After the 2022 season and the beginning of 2023, it's hard to remember a time where the Astros bullpen needed help, but in 2021, they did.
General Manager James Click made a series of deals at the deadline to upgrade their bullpen, with multiple of the players they acquired still contributing.
The Astros landed Phil Maton (and top prospect Yainer Diaz) for Myles Straw. Maton has peaked in Houston, posting a 3.46 ERA and a 1.18 WHIP. He's been especially dominant this season, currently holding a 0.77 ERA.
They sent Abraham Toro and Joe Smith to Seattle for Kendall Graveman and Rafael Montero. Toro hasn't panned out in any way for Seattle. Graveman posted a 3.13 ERA in Houston and got some big outs in October, posting a 1.64 playoff ERA.
Montero has struggled this year, but the Astros don't win the World Series without him last year. He was lights out in the regular season and in October. Bad start to this year or not, there is some hope his luck evens out and he finds his 2022 form again.
Both of those trades are huge wins in hindsight. The Astros definitely wish they had their third deal of the day back.
The Astros acquired Yimi Garcia from the Marlins in exchange of DFA'd reliever Austin Pruitt and outfield prospect Bryan De La Cruz. Garcia made 23 regular season appearances in Houston, posting a sky-high 5.48 ERA. He was even worse in October, throwing nine innings and posting a 7.00 ERA.

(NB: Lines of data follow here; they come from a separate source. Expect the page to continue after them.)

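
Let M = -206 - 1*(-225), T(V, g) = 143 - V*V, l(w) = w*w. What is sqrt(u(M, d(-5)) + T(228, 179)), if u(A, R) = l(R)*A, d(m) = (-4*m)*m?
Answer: 3*sqrt(15351) ≈ 371.70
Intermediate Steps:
l(w) = w**2
T(V, g) = 143 - V**2
d(m) = -4*m**2
M = 19 (M = -206 + 225 = 19)
u(A, R) = A*R**2 (u(A, R) = R**2*A = A*R**2)
sqrt(u(M, d(-5)) + T(228, 179)) = sqrt(19*(-4*(-5)**2)**2 + (143 - 1*228**2)) = sqrt(19*(-4*25)**2 + (143 - 1*51984)) = sqrt(19*(-100)**2 + (143 - 51984)) = sqrt(19*10000 - 51841) = sqrt(190000 - 51841) = sqrt(138159) = 3*sqrt(15351)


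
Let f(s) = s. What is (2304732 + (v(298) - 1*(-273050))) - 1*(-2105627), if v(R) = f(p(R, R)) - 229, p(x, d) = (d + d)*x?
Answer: 4860788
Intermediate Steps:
p(x, d) = 2*d*x (p(x, d) = (2*d)*x = 2*d*x)
v(R) = -229 + 2*R**2 (v(R) = 2*R*R - 229 = 2*R**2 - 229 = -229 + 2*R**2)
(2304732 + (v(298) - 1*(-273050))) - 1*(-2105627) = (2304732 + ((-229 + 2*298**2) - 1*(-273050))) - 1*(-2105627) = (2304732 + ((-229 + 2*88804) + 273050)) + 2105627 = (2304732 + ((-229 + 177608) + 273050)) + 2105627 = (2304732 + (177379 + 273050)) + 2105627 = (2304732 + 450429) + 2105627 = 2755161 + 2105627 = 4860788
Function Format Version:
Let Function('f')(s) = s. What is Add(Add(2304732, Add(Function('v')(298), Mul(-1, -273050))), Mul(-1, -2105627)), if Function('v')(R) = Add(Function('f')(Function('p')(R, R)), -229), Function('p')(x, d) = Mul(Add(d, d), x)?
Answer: 4860788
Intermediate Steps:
Function('p')(x, d) = Mul(2, d, x) (Function('p')(x, d) = Mul(Mul(2, d), x) = Mul(2, d, x))
Function('v')(R) = Add(-229, Mul(2, Pow(R, 2))) (Function('v')(R) = Add(Mul(2, R, R), -229) = Add(Mul(2, Pow(R, 2)), -229) = Add(-229, Mul(2, Pow(R, 2))))
Add(Add(2304732, Add(Function('v')(298), Mul(-1, -273050))), Mul(-1, -2105627)) = Add(Add(2304732, Add(Add(-229, Mul(2, Pow(298, 2))), Mul(-1, -273050))), Mul(-1, -2105627)) = Add(Add(2304732, Add(Add(-229, Mul(2, 88804)), 273050)), 2105627) = Add(Add(2304732, Add(Add(-229, 177608), 273050)), 2105627) = Add(Add(2304732, Add(177379, 273050)), 2105627) = Add(Add(2304732, 450429), 2105627) = Add(2755161, 2105627) = 4860788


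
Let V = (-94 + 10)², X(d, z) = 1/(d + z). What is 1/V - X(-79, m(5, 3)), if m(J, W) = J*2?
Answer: 2375/162288 ≈ 0.014634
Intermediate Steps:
m(J, W) = 2*J
V = 7056 (V = (-84)² = 7056)
1/V - X(-79, m(5, 3)) = 1/7056 - 1/(-79 + 2*5) = 1/7056 - 1/(-79 + 10) = 1/7056 - 1/(-69) = 1/7056 - 1*(-1/69) = 1/7056 + 1/69 = 2375/162288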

While the loss of Pruitt means nothing, Houston received very poor production in exchange of De La Cruz. At the time of the trade, De La Cruz was hitting .324 with an .880 OPS in Sugar Land. In a depleted farm system at the time, was one of their top hitting prospects.
Since arriving in Miami, he's been a great hitter, posting a .276 career batting average and a .758 OPS. Through 46 games this season, he's been even better. Through Wednesday's games, De La Cruz is hitting .297 with a .791 OPS. Over the last two weeks, De La Cruz is hitting .409 with a 1.207 OPS.

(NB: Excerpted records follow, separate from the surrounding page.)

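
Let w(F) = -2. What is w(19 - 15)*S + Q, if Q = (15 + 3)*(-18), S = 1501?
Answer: -3326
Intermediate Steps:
Q = -324 (Q = 18*(-18) = -324)
w(19 - 15)*S + Q = -2*1501 - 324 = -3002 - 324 = -3326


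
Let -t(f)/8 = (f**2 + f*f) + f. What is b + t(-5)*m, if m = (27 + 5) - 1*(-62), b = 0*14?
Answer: -33840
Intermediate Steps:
b = 0
t(f) = -16*f**2 - 8*f (t(f) = -8*((f**2 + f*f) + f) = -8*((f**2 + f**2) + f) = -8*(2*f**2 + f) = -8*(f + 2*f**2) = -16*f**2 - 8*f)
m = 94 (m = 32 + 62 = 94)
b + t(-5)*m = 0 - 8*(-5)*(1 + 2*(-5))*94 = 0 - 8*(-5)*(1 - 10)*94 = 0 - 8*(-5)*(-9)*94 = 0 - 360*94 = 0 - 33840 = -33840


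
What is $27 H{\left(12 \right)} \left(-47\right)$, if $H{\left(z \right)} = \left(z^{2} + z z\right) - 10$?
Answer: $-352782$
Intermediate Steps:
$H{\left(z \right)} = -10 + 2 z^{2}$ ($H{\left(z \right)} = \left(z^{2} + z^{2}\right) - 10 = 2 z^{2} - 10 = -10 + 2 z^{2}$)
$27 H{\left(12 \right)} \left(-47\right) = 27 \left(-10 + 2 \cdot 12^{2}\right) \left(-47\right) = 27 \left(-10 + 2 \cdot 144\right) \left(-47\right) = 27 \left(-10 + 288\right) \left(-47\right) = 27 \cdot 278 \left(-47\right) = 7506 \left(-47\right) = -352782$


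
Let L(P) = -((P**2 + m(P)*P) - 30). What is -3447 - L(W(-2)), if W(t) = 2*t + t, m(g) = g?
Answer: -3405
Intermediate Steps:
W(t) = 3*t
L(P) = 30 - 2*P**2 (L(P) = -((P**2 + P*P) - 30) = -((P**2 + P**2) - 30) = -(2*P**2 - 30) = -(-30 + 2*P**2) = 30 - 2*P**2)
-3447 - L(W(-2)) = -3447 - (30 - 2*(3*(-2))**2) = -3447 - (30 - 2*(-6)**2) = -3447 - (30 - 2*36) = -3447 - (30 - 72) = -3447 - 1*(-42) = -3447 + 42 = -3405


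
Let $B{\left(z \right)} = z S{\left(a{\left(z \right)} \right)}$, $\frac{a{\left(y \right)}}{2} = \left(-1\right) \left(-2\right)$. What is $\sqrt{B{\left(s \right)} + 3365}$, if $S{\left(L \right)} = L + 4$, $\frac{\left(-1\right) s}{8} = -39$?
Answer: $\sqrt{5861} \approx 76.557$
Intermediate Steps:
$a{\left(y \right)} = 4$ ($a{\left(y \right)} = 2 \left(\left(-1\right) \left(-2\right)\right) = 2 \cdot 2 = 4$)
$s = 312$ ($s = \left(-8\right) \left(-39\right) = 312$)
$S{\left(L \right)} = 4 + L$
$B{\left(z \right)} = 8 z$ ($B{\left(z \right)} = z \left(4 + 4\right) = z 8 = 8 z$)
$\sqrt{B{\left(s \right)} + 3365} = \sqrt{8 \cdot 312 + 3365} = \sqrt{2496 + 3365} = \sqrt{5861}$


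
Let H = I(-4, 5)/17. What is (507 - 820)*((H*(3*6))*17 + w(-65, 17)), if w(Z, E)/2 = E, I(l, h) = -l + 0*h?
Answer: -33178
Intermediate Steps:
I(l, h) = -l (I(l, h) = -l + 0 = -l)
w(Z, E) = 2*E
H = 4/17 (H = -1*(-4)/17 = 4*(1/17) = 4/17 ≈ 0.23529)
(507 - 820)*((H*(3*6))*17 + w(-65, 17)) = (507 - 820)*((4*(3*6)/17)*17 + 2*17) = -313*(((4/17)*18)*17 + 34) = -313*((72/17)*17 + 34) = -313*(72 + 34) = -313*106 = -33178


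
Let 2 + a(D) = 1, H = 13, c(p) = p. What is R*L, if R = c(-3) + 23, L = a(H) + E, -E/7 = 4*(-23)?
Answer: 12860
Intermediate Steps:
E = 644 (E = -28*(-23) = -7*(-92) = 644)
a(D) = -1 (a(D) = -2 + 1 = -1)
L = 643 (L = -1 + 644 = 643)
R = 20 (R = -3 + 23 = 20)
R*L = 20*643 = 12860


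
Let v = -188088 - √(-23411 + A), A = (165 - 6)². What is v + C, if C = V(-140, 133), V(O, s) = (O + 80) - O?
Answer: -188008 - √1870 ≈ -1.8805e+5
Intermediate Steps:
A = 25281 (A = 159² = 25281)
V(O, s) = 80 (V(O, s) = (80 + O) - O = 80)
C = 80
v = -188088 - √1870 (v = -188088 - √(-23411 + 25281) = -188088 - √1870 ≈ -1.8813e+5)
v + C = (-188088 - √1870) + 80 = -188008 - √1870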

With Michael Brantley still not back from injury, Yordan Alvarez primarily playing DH, and Dusty Baker reluctant to play both Chas McCormick and Yainer Diaz, Houston sure could use De La Cruz as their left fielder and DH when Yordan plays the field.
Houston has penciled Corey Julks into their lineup 34 times, and while the hometown hero is a great story, he has been a net-negative. He's been worth -0.1 bWAR and has a below-average .663 OPS. Julks has drawn only three walks to 37 strikeouts.
According to Statcast, Julks is in the first percentile of wxOBA and walk rate, ninth percentile of xSLG, 13th percentile in strikeout rate, 20th percentile in average exit velocity, 24th percentile in xBA and 33rd percentile in hard hit-rate.
De La Cruz has been a well above-average hitter with regard to the quality of contact he makes.
According to Statcast, he sits in the 84th pecentile in xBA, 82nd percentile in average exit velocity, 64th percentile in hard hit rate, 55th percentile in xSLG and 51st in xwOBA. He actually finished last season 96th percentile in xBA, 94th percentile in xSLG and 90th in xwOBA.
De La Cruz is a hitter through and through. With Houston's struggling offense (24th in team OPS and 17th in runs per game), they could use an injection of life in their lineup. Bryan De La Cruz is exactly what they are missing.
While the Astros win most trades they've participated in, this is one they sure wish they could have back.